When he was nineteen years old, fresh in from New Jersey, Gregory Savalas fell in love with a gallerist called Christian whose eyes were the colour of ice when it is blue. Christian was an actual Dane who tested as soon as there was a test to take, after which he kept trying to kill himself in a deliberate, very Danish sort of way. Greg never knew what he would find when he opened the door to the apartment. Blood everywhere — Christian bleeding into the bathwater, or bleeding into the Brazilian linen sheets; Christian shaking on the bed, the floor beneath him littered with empty paracetamol bottles, his chin gleaming with bile. Ironically, it took him for ever to die from the disease itself. He wasted and wasted. He trembled under the sponge when Greg gave him a bath and his eyes were stone-crazy chips of blue.

They were in St Vincent’s, on the seventh floor, with the staff in space suits and six different tubes coming out of Christian, when his mother finally showed. Handsome, of course, her blonde hair shading into silver, she hurried over to her unrecognisable son and leaned over his hospital bed.

‘Hey.’

They looked at each other, ice to ice, and whispered in Danish and something happened to Christian. He became human again. He became pure. They gazed at each other for three days straight and then he died.

Greg could recognise, as much as the next person, a moment of grace, but he still thought that death was a big surprise for being the most horrible fuck-up possible. Beyond anything known. Christian was dead and the sight of the living filled Greg with contempt. This was 1986 and the horror was everywhere: your neighbours used a Kleenex to press the elevator button, and strangers shouted ‘I hope you die, faggot!’ when they passed you in the street. Greg found it hard to remember his lover as a person. He spent a lot of time thinking about the sex they’d had and about all the blood he’d mopped up and touched, but the truth was, it was ages before he’d let Christian inside him, it wasn’t really his thing.
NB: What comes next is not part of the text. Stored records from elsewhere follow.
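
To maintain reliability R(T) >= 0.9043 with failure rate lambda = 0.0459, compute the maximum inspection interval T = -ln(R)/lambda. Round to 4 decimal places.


R_target = 0.9043
lambda = 0.0459
-ln(0.9043) = 0.1006
T = 0.1006 / 0.0459
T = 2.1916

2.1916


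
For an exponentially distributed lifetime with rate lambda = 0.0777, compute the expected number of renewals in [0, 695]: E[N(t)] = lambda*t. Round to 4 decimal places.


lambda = 0.0777
t = 695
E[N(t)] = lambda * t
E[N(t)] = 0.0777 * 695
E[N(t)] = 54.0015

54.0015


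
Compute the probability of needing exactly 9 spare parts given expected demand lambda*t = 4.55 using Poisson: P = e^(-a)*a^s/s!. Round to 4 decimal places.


a = 4.55, s = 9
e^(-a) = e^(-4.55) = 0.0106
a^s = 4.55^9 = 835800.3909
s! = 362880
P = 0.0106 * 835800.3909 / 362880
P = 0.0243

0.0243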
That was back in the day, when Gregory the Greek was plump and smooth as a Caravaggio boy. By the time Billy came to town, some years later, on a mission to eat risotto and much cock, Greg was gymmed up and slimmed down, he was almost ‘mature’. They hooked up between the shelves of the bookshop on Christopher Street and tricked in the staff toilet. Then they went for coffee, which was sort of the wrong way around, really. A few weeks later, they spotted each other watching some guys make out at the back of Meat on 14th and Billy nodded to say, ‘Let’s get out of here.’ Which Greg immediately did. Of course.